Like anyone else on this planet, I’m partial to certain things. I have a set of preferences that define me as a consumer, or, shall I say,

an anti-consumer.

Consuming is not an activity

I freely partake in.

I don’t buy things. I don’t waste my time looking for things to buy.

I’ve convinced myself that, apart from the basic bear necessities,

there’s nothing I need to buy in life.

There really isn’t.

That said, it’s consistent with the anti-consumer in me to be partial to the green and white Hess gas stations,

not only because the name eerily reminds me of Hermann Hesse,

who is always ready to impress me with his asceticism,

and not only because Hess has a history of delivering a competitive price per gallon,

both these reasons should be good enough to make me a loyal Hess consumer,

loyal in the sense that I will choose Hess over any other gas station,

so long as I don’t find one that has a more competitive price per gallon

somewhere along the way.

But neither of these are the real reason why I’m willing to take the time to applaud

Hess gas stations.

Nope,

the real reason is that,

at Hess,

there’s free air for my tires.

I despise paying for air for the same reason I despise paying for water.

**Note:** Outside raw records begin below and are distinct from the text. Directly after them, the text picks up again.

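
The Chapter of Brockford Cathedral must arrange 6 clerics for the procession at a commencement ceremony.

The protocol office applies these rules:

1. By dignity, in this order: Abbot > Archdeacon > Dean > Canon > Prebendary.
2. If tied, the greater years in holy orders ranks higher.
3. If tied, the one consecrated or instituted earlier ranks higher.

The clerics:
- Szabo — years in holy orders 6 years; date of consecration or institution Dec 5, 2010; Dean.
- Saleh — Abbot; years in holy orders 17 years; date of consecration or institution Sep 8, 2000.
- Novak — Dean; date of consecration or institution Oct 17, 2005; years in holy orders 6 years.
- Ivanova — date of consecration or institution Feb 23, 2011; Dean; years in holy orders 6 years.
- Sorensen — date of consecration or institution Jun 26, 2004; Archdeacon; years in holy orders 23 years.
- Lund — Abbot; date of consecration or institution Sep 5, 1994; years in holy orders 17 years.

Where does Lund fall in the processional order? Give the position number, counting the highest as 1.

By dignity: Lund and Saleh (Abbot); then Sorensen (Archdeacon); then Novak, Szabo and Ivanova (Dean).
Lund and Saleh both have years in holy orders 17 years, so the next rule applies.
Among Lund and Saleh, by date of consecration or institution (earlier first): Lund (Sep 5, 1994) before Saleh (Sep 8, 2000).
Novak, Szabo and Ivanova all have years in holy orders 6 years, so the next rule applies.
Among Novak, Szabo and Ivanova, by date of consecration or institution (earlier first): Novak (Oct 17, 2005) before Szabo (Dec 5, 2010) before Ivanova (Feb 23, 2011).
Order: Lund, Saleh, Sorensen, Novak, Szabo, Ivanova. So position 1.

1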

Hess understands this inalienable right.

Hess understands that people shouldn’t have to pay for the air they put in their tires, air that is identical in composition to the air we breathe, the air we love, the air that is

free.

And so, at every Hess gas station there’s an air pump that’s free.

All you have to do is press the button to crank up the compressor.

It’s really a beautiful thing,

free air humming into your tires.

But, like anything else in life, something so beautiful as free air has its drawbacks.

I’m talking about a development I’ve noticed just recently: missing parts.

Especially in seedy urban areas,

where lonesome addicts roam,

the free air pumps at Hess are missing a critical part in their air dispensers, namely,

the tube that you put into your tire’s valve stem,

gone.

The first two times,

I thought nothing amiss. I figured the tube had busted and was soon to be replaced.

But when I visited an entirely different Hess from the first two,

in an entirely different though equally seedy part of Miami,

the missing tubes caught my attention.

That’s when I remembered how desperate crackheads get

when they have something to smoke

but nothing to smoke it with.

If a car antennae isn’t available,

you know,

the old kind with a telescoping tube like on boomboxes,

air dispenser tubes are the next easiest solution.

I can see crackheads racking their brains for a way to smoke the crack

they just spent their last penny on after a day of panhandling.

One of them must have remembered the air dispensers in gas stations,

and seeing as Hess is the only one I know that has free air,

I’m sure the first gas station this crackhead thought about was Hess.

Yeah, that’s right, they have free air at Hess, thought this epiphanous crackhead,

I remember using it back in the days when I drove a car and needed free air.

And what do you know, there’s a Hess right around the corner!

Case of the missing tubes solved.

Oh, Watson, the needle!

But this doesn’t solve the problem of the slow leak in my tire.